Even though the study was prompted by the 2010 spill, it "essentially pretends the Deepwater Horizon spill never happened -- that there was nothing to learn from that disaster," Earthjustice attorney Chris Eaton said in an interview Tuesday.
The federal agency said it left the possibility of a large spill like BP's out of its calculations of likely effects because a Bureau of Offshore Energy Management analysis found little chance of another during the next 50 years.
The previous analysis, in 2007, also estimated that "such a large spill was extremely unlikely," the lawsuit noted. That analysis had estimated that "the largest spill possible would be at most 15,000 barrels," or 630,000 gallons.
The 2010 spill, which started with a blowout that killed 11 men, was hundreds of times bigger than that.

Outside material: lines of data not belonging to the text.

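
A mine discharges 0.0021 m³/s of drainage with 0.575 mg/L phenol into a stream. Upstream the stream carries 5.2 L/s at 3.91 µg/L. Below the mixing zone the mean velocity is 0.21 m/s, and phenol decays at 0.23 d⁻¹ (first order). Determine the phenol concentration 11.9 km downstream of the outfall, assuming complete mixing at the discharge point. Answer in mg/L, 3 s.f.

5.2 L/s = 0.0052 m³/s.
3.91 µg/L = 0.00391 mg/L.
After complete mixing, C₀ = (0.0021·0.575 + 0.0052·0.00391) / 0.0073 = 0.1682 mg/L.
Travel time t = 1.19e+04 m / 0.21 m/s = 5.667e+04 s = 0.6559 d.
C = 0.1682·exp(−0.23·0.6559) = 0.1682·0.86 = 0.1446 mg/L.

0.145 mg/L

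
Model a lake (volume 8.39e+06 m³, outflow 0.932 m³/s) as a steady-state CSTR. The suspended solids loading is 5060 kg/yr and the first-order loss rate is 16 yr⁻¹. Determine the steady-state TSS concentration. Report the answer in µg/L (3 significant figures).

Outflow Q = 0.932 m³/s × 3.156e+07 s/yr = 2.941e+07 m³/yr.
Steady-state CSTR mass balance: W = Q·C + k·V·C, so C = W/(Q + kV).
Q + kV = 2.941e+07 + 16·8.39e+06 = 1.637e+08 m³/yr.
C = 5060/1.637e+08 = 3.092e-05 kg/m³ = 0.03092 mg/L = 30.92 µg/L.

30.9 µg/L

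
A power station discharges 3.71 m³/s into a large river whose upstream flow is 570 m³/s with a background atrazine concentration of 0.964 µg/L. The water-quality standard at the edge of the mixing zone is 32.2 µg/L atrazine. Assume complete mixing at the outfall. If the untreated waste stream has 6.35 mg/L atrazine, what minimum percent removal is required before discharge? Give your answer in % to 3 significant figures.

0.964 µg/L = 0.000964 mg/L.
32.2 µg/L = 0.0322 mg/L.
Mass balance: 0.0322·573.7 = 3.71·Cₑ + 570·0.000964.
Cₑ = (18.47 − 0.5495) / 3.71 = 4.831 mg/L.
Required removal = 1 − 4.831/6.35 = 23.92 %.

23.9 %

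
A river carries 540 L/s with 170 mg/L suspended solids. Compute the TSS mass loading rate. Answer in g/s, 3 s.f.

540 L/s = 0.54 m³/s.
Mass flux = Q·C = 0.54 m³/s × 170 g/m³ = 91.8 g/s.

91.8 g/s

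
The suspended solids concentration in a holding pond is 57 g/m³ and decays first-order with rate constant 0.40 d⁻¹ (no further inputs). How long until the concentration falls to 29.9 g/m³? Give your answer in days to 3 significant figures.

t = ln(C₀/C)/k = ln(57/29.9)/0.40 = 0.6452/0.40 = 1.613 d.

1.61 d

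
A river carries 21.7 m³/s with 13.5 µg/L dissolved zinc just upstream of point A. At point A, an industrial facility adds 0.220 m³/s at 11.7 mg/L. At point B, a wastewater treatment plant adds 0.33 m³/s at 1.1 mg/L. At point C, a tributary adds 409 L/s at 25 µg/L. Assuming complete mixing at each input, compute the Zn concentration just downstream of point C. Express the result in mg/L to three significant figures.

13.5 µg/L = 0.0135 mg/L.
After input A: C = (21.7·0.0135 + 0.22·11.7) / 21.92 = 0.1308 mg/L.
After input B: C = (21.92·0.1308 + 0.33·1.1) / 22.25 = 0.1452 mg/L.
409 L/s = 0.409 m³/s.
25 µg/L = 0.025 mg/L.
After input C: C = (22.25·0.1452 + 0.409·0.025) / 22.66 = 0.143 mg/L.

0.143 mg/L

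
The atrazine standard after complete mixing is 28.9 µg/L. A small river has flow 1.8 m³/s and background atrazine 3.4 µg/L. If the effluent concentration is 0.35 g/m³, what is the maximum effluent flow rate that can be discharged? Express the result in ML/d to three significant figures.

12.4 ML/d

3.4 µg/L = 0.0034 mg/L.
28.9 µg/L = 0.0289 mg/L.
Mass balance at complete mixing: C_std·(Q_w + Q_r) = Q_w·C_e + Q_r·C_b.
Rearranging, Q_w = Q_r·(C_std − C_b)/(C_e − C_std) = 1.8·(0.0289 − 0.0034) / (0.35 − 0.0289) = 0.1429 m³/s.
= 12.35 ML/d.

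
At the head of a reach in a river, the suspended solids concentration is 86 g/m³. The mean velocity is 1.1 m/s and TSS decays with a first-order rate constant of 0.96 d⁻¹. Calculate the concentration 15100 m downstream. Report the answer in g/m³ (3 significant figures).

73.8 g/m³

Travel time t = 15100 m / 1.1 m/s = 1.51e+04/1.1 = 1.373e+04 s = 0.1589 d.
First-order decay: C = 86·exp(−0.96·0.1589) = 86·0.8585 = 73.83 g/m³.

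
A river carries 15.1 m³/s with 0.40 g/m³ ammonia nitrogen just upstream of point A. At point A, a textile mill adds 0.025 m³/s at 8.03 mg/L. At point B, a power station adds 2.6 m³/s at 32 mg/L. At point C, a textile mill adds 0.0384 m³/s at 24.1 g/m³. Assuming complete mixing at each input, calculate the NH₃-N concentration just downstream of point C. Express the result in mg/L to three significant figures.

After input A: C = (15.1·0.4 + 0.025·8.03) / 15.12 = 0.4126 mg/L.
After input B: C = (15.12·0.4126 + 2.6·32) / 17.73 = 5.046 mg/L.
After input C: C = (17.73·5.046 + 0.0384·24.1) / 17.76 = 5.087 mg/L.

5.09 mg/L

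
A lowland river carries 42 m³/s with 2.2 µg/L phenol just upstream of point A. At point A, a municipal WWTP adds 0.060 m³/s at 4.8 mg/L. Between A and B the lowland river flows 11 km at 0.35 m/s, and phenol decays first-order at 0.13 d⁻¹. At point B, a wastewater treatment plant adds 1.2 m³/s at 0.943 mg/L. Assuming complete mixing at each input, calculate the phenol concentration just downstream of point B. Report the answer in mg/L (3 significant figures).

0.0345 mg/L

2.2 µg/L = 0.0022 mg/L.
After input A: C = (42·0.0022 + 0.06·4.8) / 42.06 = 0.009044 mg/L.
Over the 11 km reach to input B (t = 3.143e+04 s = 0.3638 d), decay gives C = 0.009044·exp(−0.13·0.3638) = 0.008626 mg/L.
After input B: C = (42.06·0.008626 + 1.2·0.943) / 43.26 = 0.03455 mg/L.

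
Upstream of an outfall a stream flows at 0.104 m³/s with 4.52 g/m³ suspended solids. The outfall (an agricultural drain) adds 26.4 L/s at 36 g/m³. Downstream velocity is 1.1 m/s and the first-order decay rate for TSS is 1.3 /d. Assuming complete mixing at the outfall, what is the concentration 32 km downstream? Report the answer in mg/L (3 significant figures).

7.03 mg/L

26.4 L/s = 0.0264 m³/s.
After complete mixing, C₀ = (0.0264·36 + 0.104·4.52) / 0.1304 = 10.89 mg/L.
Travel time t = 3.2e+04 m / 1.1 m/s = 2.909e+04 s = 0.3367 d.
C = 10.89·exp(−1.3·0.3367) = 10.89·0.6455 = 7.032 mg/L.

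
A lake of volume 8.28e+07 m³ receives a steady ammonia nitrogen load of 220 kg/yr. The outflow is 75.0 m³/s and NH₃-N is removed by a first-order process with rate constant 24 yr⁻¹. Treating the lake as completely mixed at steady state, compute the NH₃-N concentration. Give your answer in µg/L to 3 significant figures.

Outflow Q = 75.0 m³/s × 3.156e+07 s/yr = 2.367e+09 m³/yr.
Steady-state CSTR mass balance: W = Q·C + k·V·C, so C = W/(Q + kV).
Q + kV = 2.367e+09 + 24·8.28e+07 = 4.354e+09 m³/yr.
C = 220/4.354e+09 = 5.053e-08 kg/m³ = 5.053e-05 mg/L = 0.05053 µg/L.

0.0505 µg/L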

A federal judge calculated damages based on 134 million gallons in the Gulf.
The chance of such a spill is even higher now, the lawsuit said, because "Gulf drilling is moving into deeper waters, which increases the possibility of a catastrophic well blowout and extremely large oil spill."
The study also failed to consider the increased frequency, because of climate change, of hurricanes that can severely damage oil and gas facilities, nor did it take into account recent research about the danger of underwater landslides that can cause large oil spills, the lawsuit said. In addition, it said, the analysis left out the BP spill's effects on the corals and other animals and their habitats, using population estimates and other information from before the spill.

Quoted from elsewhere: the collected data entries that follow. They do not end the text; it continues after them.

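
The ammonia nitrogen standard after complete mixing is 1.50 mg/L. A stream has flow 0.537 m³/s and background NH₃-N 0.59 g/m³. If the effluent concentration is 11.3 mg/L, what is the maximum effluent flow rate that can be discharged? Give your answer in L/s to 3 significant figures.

49.9 L/s

Mass balance at complete mixing: C_std·(Q_w + Q_r) = Q_w·C_e + Q_r·C_b.
Rearranging, Q_w = Q_r·(C_std − C_b)/(C_e − C_std) = 0.537·(1.5 − 0.59) / (11.3 − 1.5) = 0.04986 m³/s.
= 49.86 L/s.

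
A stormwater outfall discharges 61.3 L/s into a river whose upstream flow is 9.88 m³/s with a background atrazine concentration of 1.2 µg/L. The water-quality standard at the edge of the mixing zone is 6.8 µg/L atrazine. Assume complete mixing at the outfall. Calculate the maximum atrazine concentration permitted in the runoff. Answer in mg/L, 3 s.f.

0.909 mg/L

61.3 L/s = 0.0613 m³/s.
1.2 µg/L = 0.0012 mg/L.
6.8 µg/L = 0.0068 mg/L.
Mass balance: 0.0068·9.941 = 0.0613·Cₑ + 9.88·0.0012.
Cₑ = (0.0676 − 0.01186) / 0.0613 = 0.9094 mg/L.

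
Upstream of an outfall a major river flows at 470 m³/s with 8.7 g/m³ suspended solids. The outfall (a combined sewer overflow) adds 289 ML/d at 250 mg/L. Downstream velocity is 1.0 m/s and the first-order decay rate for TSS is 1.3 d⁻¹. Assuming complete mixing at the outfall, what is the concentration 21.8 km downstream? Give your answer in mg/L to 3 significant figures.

289 ML/d = 3.345 m³/s.
After complete mixing, C₀ = (3.345·250 + 470·8.7) / 473.3 = 10.41 mg/L.
Travel time t = 2.18e+04 m / 1.0 m/s = 2.18e+04 s = 0.2523 d.
C = 10.41·exp(−1.3·0.2523) = 10.41·0.7204 = 7.495 mg/L.

7.50 mg/L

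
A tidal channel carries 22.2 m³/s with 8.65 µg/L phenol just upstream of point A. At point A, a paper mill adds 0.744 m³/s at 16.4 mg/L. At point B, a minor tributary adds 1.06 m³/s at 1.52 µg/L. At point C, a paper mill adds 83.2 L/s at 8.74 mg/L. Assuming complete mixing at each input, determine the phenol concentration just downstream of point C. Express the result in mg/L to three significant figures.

8.65 µg/L = 0.00865 mg/L.
After input A: C = (22.2·0.00865 + 0.744·16.4) / 22.94 = 0.5402 mg/L.
1.52 µg/L = 0.00152 mg/L.
After input B: C = (22.94·0.5402 + 1.06·0.00152) / 24 = 0.5164 mg/L.
83.2 L/s = 0.0832 m³/s.
After input C: C = (24·0.5164 + 0.0832·8.74) / 24.09 = 0.5448 mg/L.

0.545 mg/L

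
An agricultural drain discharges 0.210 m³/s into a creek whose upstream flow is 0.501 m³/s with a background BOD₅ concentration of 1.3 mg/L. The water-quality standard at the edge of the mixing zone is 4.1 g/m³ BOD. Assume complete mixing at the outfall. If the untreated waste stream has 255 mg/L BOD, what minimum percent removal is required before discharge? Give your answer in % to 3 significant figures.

Mass balance: 4.1·0.711 = 0.21·Cₑ + 0.501·1.3.
Cₑ = (2.915 − 0.6513) / 0.21 = 10.78 mg/L.
Required removal = 1 − 10.78/255 = 95.77 %.

95.8 %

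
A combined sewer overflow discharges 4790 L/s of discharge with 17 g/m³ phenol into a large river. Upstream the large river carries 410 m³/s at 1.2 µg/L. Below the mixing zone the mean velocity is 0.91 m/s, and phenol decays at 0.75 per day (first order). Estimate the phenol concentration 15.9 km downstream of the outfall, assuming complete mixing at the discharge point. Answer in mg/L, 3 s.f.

4790 L/s = 4.79 m³/s.
1.2 µg/L = 0.0012 mg/L.
After complete mixing, C₀ = (4.79·17 + 410·0.0012) / 414.8 = 0.1975 mg/L.
Travel time t = 1.59e+04 m / 0.91 m/s = 1.747e+04 s = 0.2022 d.
C = 0.1975·exp(−0.75·0.2022) = 0.1975·0.8593 = 0.1697 mg/L.

0.170 mg/L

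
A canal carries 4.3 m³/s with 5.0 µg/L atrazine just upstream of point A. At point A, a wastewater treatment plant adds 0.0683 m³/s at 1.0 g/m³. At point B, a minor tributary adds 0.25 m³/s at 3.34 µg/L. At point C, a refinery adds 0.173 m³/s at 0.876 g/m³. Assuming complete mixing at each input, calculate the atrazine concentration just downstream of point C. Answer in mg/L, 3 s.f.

5.0 µg/L = 0.005 mg/L.
After input A: C = (4.3·0.005 + 0.0683·1) / 4.368 = 0.02056 mg/L.
3.34 µg/L = 0.00334 mg/L.
After input B: C = (4.368·0.02056 + 0.25·0.00334) / 4.618 = 0.01963 mg/L.
After input C: C = (4.618·0.01963 + 0.173·0.876) / 4.791 = 0.05055 mg/L.

0.0505 mg/L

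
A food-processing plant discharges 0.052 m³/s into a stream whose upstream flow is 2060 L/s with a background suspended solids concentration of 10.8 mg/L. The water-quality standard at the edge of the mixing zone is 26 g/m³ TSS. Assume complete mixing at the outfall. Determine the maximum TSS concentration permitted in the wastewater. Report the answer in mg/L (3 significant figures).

2060 L/s = 2.06 m³/s.
Mass balance: 26·2.112 = 0.052·Cₑ + 2.06·10.8.
Cₑ = (54.91 − 22.25) / 0.052 = 628.2 mg/L.

628 mg/L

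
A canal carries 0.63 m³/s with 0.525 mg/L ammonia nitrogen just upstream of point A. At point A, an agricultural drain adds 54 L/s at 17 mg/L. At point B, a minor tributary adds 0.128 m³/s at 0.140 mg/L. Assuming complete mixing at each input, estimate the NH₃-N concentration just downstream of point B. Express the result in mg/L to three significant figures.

1.56 mg/L

54 L/s = 0.054 m³/s.
After input A: C = (0.63·0.525 + 0.054·17) / 0.684 = 1.826 mg/L.
After input B: C = (0.684·1.826 + 0.128·0.14) / 0.812 = 1.56 mg/L.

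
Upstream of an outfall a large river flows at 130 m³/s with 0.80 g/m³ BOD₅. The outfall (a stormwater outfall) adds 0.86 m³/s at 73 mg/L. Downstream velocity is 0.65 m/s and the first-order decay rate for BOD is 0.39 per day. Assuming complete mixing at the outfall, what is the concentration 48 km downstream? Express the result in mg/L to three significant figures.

After complete mixing, C₀ = (0.86·73 + 130·0.8) / 130.9 = 1.274 mg/L.
Travel time t = 4.8e+04 m / 0.65 m/s = 7.385e+04 s = 0.8547 d.
C = 1.274·exp(−0.39·0.8547) = 1.274·0.7165 = 0.9132 mg/L.

0.913 mg/L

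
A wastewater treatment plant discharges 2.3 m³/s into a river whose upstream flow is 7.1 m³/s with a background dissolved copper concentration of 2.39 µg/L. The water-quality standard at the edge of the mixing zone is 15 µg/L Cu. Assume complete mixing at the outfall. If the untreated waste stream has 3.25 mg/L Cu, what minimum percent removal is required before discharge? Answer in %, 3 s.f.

2.39 µg/L = 0.00239 mg/L.
15 µg/L = 0.015 mg/L.
Mass balance: 0.015·9.4 = 2.3·Cₑ + 7.1·0.00239.
Cₑ = (0.141 − 0.01697) / 2.3 = 0.05393 mg/L.
Required removal = 1 − 0.05393/3.25 = 98.34 %.

98.3 %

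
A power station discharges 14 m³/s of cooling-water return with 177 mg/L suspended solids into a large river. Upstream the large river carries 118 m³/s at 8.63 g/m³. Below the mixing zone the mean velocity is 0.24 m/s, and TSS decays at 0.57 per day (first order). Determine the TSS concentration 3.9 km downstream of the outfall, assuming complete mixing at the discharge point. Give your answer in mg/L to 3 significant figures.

23.8 mg/L

After complete mixing, C₀ = (14·177 + 118·8.63) / 132 = 26.49 mg/L.
Travel time t = 3900 m / 0.24 m/s = 1.625e+04 s = 0.1881 d.
C = 26.49·exp(−0.57·0.1881) = 26.49·0.8983 = 23.79 mg/L.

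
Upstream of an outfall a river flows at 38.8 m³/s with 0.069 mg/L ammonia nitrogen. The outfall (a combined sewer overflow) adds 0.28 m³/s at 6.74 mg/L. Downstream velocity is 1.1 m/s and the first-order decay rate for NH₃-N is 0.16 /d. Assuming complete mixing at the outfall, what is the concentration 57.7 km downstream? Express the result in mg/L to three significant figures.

0.106 mg/L

After complete mixing, C₀ = (0.28·6.74 + 38.8·0.069) / 39.08 = 0.1168 mg/L.
Travel time t = 5.77e+04 m / 1.1 m/s = 5.245e+04 s = 0.6071 d.
C = 0.1168·exp(−0.16·0.6071) = 0.1168·0.9074 = 0.106 mg/L.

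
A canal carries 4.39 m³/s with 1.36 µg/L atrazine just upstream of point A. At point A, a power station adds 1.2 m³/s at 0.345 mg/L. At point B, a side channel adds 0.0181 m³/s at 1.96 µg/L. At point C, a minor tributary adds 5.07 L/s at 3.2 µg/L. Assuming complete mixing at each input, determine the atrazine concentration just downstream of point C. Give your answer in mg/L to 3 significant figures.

1.36 µg/L = 0.00136 mg/L.
After input A: C = (4.39·0.00136 + 1.2·0.345) / 5.59 = 0.07513 mg/L.
1.96 µg/L = 0.00196 mg/L.
After input B: C = (5.59·0.07513 + 0.0181·0.00196) / 5.608 = 0.07489 mg/L.
5.07 L/s = 0.00507 m³/s.
3.2 µg/L = 0.0032 mg/L.
After input C: C = (5.608·0.07489 + 0.00507·0.0032) / 5.613 = 0.07483 mg/L.

0.0748 mg/L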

Larry McKinney, chairman for Gulf strategies at Texas A&M Corpus Christi's Harte Research Institute for Gulf of Mexico Studies, called the National Oceanic and Atmospheric Administration Fisheries analysis one of the most detailed he's ever seen.
"Overall, I think they did as good a job as you can do with something like that," McKinney said.
He predicted the litigation will be lengthy because the report and lawsuit cover a lot of area and many species.